Crying over hair says
Also, the motto of the story is: If your spouse offers to give you a foot rub while the kids seem happily occupied, JUST SAY NO. Because your preschooler will be hiding in the playroom, cutting her hair with school scissors.
Cornellian says
That is hilarious.
Grinchy mom says
My sister did this when she was little, and she has a school picture with bangs that are like a millimeter long because of it. That school picture was used to make a Christmas tree ornament that is hung prominently on the tree to this day. I promise this will just be a funny story at some point down the road.
GCA says
This is too funny! I’m so sorry. It’s definitely too cold for a full tonsure and a bunch of fun wigs. Also, preschool has seen it all. They’ll try not to laugh too much.
Anonymous says
If it makes you feel any better, I gave my son a similar haircut when trying to DIY a trim. At least this isn’t your fault!
Knope says
10 months postpartum, I have all of these little baby wisps of hair around my hairline, and I constantly describe them as looking like a toddler cut my bangs off. I realize what your little girl did is probably worse, but if I can find ways to do damage control, she can too :) (wide headbands look really cute on little girls!)
anon says
Haha, true! I know exactly the postpartum look you’re talking about. Looks like I need to go headband shopping this weekend!
Jen says
Yup, my kid will do this in the next few years. My older one is a Rule Follower. But my younger one (18 months) figured out yesterday she can pull a stool up to the counter, open the medicine cabinet, get the band-aids and neosporin and PLAY DOCTOR! all over the floor.
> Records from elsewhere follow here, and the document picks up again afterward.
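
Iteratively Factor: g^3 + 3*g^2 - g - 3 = (g + 3)*(g^2 - 1) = (g + 1)*(g + 3)*(g - 1)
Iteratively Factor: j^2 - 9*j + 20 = (j - 4)*(j - 5)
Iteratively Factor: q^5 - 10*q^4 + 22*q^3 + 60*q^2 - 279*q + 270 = (q + 3)*(q^4 - 13*q^3 + 61*q^2 - 123*q + 90) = (q - 5)*(q + 3)*(q^3 - 8*q^2 + 21*q - 18) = (q - 5)*(q - 3)*(q + 3)*(q^2 - 5*q + 6) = (q - 5)*(q - 3)^2*(q + 3)*(q - 2)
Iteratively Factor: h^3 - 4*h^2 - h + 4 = (h + 1)*(h^2 - 5*h + 4) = (h - 4)*(h + 1)*(h - 1)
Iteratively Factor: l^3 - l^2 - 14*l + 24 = (l - 2)*(l^2 + l - 12) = (l - 2)*(l + 4)*(l - 3)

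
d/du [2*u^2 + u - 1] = 4*u + 1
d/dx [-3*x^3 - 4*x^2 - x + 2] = -9*x^2 - 8*x - 1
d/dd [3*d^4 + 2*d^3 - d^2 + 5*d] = 12*d^3 + 6*d^2 - 2*d + 5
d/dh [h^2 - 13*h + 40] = 2*h - 13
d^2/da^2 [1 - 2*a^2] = -4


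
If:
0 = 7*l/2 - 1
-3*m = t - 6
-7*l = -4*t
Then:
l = 2/7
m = 11/6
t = 1/2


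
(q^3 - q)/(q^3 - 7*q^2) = (q^2 - 1)/(q*(q - 7))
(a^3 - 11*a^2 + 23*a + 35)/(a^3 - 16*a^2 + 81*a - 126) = (a^2 - 4*a - 5)/(a^2 - 9*a + 18)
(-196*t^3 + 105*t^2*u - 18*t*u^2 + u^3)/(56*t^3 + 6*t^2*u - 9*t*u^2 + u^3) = (-7*t + u)/(2*t + u)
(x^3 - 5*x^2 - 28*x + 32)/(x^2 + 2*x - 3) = (x^2 - 4*x - 32)/(x + 3)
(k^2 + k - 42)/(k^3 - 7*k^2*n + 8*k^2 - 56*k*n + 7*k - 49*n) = (k - 6)/(k^2 - 7*k*n + k - 7*n)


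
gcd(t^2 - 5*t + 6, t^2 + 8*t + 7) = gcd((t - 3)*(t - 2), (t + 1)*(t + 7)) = 1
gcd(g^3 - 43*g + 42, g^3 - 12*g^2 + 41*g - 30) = g^2 - 7*g + 6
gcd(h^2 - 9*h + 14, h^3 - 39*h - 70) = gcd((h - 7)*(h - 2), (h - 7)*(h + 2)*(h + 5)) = h - 7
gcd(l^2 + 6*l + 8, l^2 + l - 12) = l + 4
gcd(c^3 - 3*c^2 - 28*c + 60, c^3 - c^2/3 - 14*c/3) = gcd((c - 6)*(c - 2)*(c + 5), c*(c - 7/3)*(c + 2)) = 1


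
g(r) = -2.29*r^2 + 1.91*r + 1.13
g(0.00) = 1.13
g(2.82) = -11.69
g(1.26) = -0.10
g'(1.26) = -3.86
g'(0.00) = 1.91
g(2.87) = -12.25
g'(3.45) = -13.89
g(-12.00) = -351.55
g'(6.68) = -28.68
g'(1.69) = -5.83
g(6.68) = -88.30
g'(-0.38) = 3.65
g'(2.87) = -11.23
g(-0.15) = 0.79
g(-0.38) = 0.07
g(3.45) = -19.54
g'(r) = 1.91 - 4.58*r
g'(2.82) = -11.01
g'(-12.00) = 56.87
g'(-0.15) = 2.60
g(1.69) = -2.18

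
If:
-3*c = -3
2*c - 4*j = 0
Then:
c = 1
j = 1/2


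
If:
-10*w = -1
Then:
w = 1/10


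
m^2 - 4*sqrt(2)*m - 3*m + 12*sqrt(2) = (m - 3)*(m - 4*sqrt(2))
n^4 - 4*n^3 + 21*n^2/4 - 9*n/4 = n*(n - 3/2)^2*(n - 1)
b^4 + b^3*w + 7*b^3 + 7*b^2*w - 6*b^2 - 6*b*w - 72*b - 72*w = (b - 3)*(b + 4)*(b + 6)*(b + w)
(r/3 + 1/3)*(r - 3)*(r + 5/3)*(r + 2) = r^4/3 + 5*r^3/9 - 7*r^2/3 - 53*r/9 - 10/3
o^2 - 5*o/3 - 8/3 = (o - 8/3)*(o + 1)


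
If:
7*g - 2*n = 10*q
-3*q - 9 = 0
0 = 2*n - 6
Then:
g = -24/7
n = 3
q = -3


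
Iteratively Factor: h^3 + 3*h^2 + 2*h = (h + 1)*(h^2 + 2*h) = (h + 1)*(h + 2)*(h)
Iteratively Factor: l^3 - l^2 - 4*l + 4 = (l - 1)*(l^2 - 4) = (l - 2)*(l - 1)*(l + 2)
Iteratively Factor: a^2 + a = (a)*(a + 1)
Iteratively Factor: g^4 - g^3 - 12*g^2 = (g - 4)*(g^3 + 3*g^2) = g*(g - 4)*(g^2 + 3*g) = g^2*(g - 4)*(g + 3)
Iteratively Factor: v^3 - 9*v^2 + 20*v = (v)*(v^2 - 9*v + 20) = v*(v - 5)*(v - 4)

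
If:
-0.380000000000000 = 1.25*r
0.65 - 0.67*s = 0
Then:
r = -0.30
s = 0.97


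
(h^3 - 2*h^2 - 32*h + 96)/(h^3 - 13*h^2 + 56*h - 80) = (h + 6)/(h - 5)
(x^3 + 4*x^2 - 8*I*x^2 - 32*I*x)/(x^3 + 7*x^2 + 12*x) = (x - 8*I)/(x + 3)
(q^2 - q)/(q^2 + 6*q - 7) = q/(q + 7)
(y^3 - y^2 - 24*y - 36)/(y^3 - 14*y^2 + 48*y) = (y^2 + 5*y + 6)/(y*(y - 8))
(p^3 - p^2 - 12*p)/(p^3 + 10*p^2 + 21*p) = (p - 4)/(p + 7)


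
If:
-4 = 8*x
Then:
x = -1/2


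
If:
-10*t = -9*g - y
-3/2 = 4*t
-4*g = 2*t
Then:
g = 3/16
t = -3/8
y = -87/16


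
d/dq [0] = 0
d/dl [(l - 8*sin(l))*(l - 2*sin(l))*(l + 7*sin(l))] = -3*l^2*cos(l) + 3*l^2 - 6*l*sin(l) - 54*l*sin(2*l) + 336*sin(l)^2*cos(l) - 54*sin(l)^2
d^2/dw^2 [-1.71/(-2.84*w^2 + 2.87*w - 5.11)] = (-27.584352*w^2 + 27.875736*w + 1.71*(5.68*w - 2.87)*(11.36*w - 5.74) - 49.632408)/(2.84*w^2 - 2.87*w + 5.11)^3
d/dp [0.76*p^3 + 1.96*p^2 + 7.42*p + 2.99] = 2.28*p^2 + 3.92*p + 7.42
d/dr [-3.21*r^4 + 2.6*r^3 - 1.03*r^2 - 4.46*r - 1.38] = -12.84*r^3 + 7.8*r^2 - 2.06*r - 4.46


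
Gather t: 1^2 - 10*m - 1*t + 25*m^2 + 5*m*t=25*m^2 - 10*m + t*(5*m - 1) + 1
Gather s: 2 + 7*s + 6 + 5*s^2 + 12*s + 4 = 5*s^2 + 19*s + 12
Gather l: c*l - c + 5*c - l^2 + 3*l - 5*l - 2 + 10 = 4*c - l^2 + l*(c - 2) + 8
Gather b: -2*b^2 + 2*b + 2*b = -2*b^2 + 4*b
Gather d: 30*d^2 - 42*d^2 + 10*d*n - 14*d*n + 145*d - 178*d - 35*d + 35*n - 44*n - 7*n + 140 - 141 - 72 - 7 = -12*d^2 + d*(-4*n - 68) - 16*n - 80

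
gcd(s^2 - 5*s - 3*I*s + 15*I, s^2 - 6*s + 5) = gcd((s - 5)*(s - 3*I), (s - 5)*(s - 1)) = s - 5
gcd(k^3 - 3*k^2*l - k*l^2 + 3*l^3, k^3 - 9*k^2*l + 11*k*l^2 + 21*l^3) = k^2 - 2*k*l - 3*l^2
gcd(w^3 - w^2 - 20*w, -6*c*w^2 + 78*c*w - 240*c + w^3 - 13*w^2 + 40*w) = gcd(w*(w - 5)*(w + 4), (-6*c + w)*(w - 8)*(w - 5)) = w - 5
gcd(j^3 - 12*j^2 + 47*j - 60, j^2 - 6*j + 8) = j - 4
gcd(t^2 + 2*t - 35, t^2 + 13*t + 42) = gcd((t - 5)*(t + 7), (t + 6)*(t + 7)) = t + 7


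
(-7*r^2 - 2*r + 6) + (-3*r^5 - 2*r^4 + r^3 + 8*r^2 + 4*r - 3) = -3*r^5 - 2*r^4 + r^3 + r^2 + 2*r + 3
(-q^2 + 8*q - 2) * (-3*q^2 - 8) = 3*q^4 - 24*q^3 + 14*q^2 - 64*q + 16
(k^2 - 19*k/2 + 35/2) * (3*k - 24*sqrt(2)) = 3*k^3 - 24*sqrt(2)*k^2 - 57*k^2/2 + 105*k/2 + 228*sqrt(2)*k - 420*sqrt(2)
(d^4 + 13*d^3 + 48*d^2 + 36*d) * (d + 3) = d^5 + 16*d^4 + 87*d^3 + 180*d^2 + 108*d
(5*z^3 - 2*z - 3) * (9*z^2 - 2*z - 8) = 45*z^5 - 10*z^4 - 58*z^3 - 23*z^2 + 22*z + 24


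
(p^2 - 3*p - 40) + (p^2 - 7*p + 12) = 2*p^2 - 10*p - 28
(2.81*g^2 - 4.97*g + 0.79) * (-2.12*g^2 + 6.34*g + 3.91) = -5.9572*g^4 + 28.3518*g^3 - 22.1975*g^2 - 14.4241*g + 3.0889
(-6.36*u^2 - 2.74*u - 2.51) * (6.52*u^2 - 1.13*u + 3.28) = -41.4672*u^4 - 10.678*u^3 - 34.1298*u^2 - 6.1509*u - 8.2328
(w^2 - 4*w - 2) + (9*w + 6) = w^2 + 5*w + 4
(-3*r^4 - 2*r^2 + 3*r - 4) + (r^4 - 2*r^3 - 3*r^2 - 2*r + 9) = -2*r^4 - 2*r^3 - 5*r^2 + r + 5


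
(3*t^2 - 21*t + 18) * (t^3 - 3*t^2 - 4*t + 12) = 3*t^5 - 30*t^4 + 69*t^3 + 66*t^2 - 324*t + 216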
At least we’re smart enough to keep all *real* medicine well out of reach but let me tell you, a greasy toddler + greasy tile floors + band-aid wrappers everywhere ALL WHILE I WAS IN THE BATHROOM FOR FIVE MINUTES is teaching me some lessons about the differences in my two children. My older one was in her room “reading” the entire time (she can’t read).
I look forward to the silly haircuts.
lsw says
This is my first kid so…I guess you’re telling me that if I have another baby, he or she won’t necessarily be a 25 pound tornado hell-bent on destruction?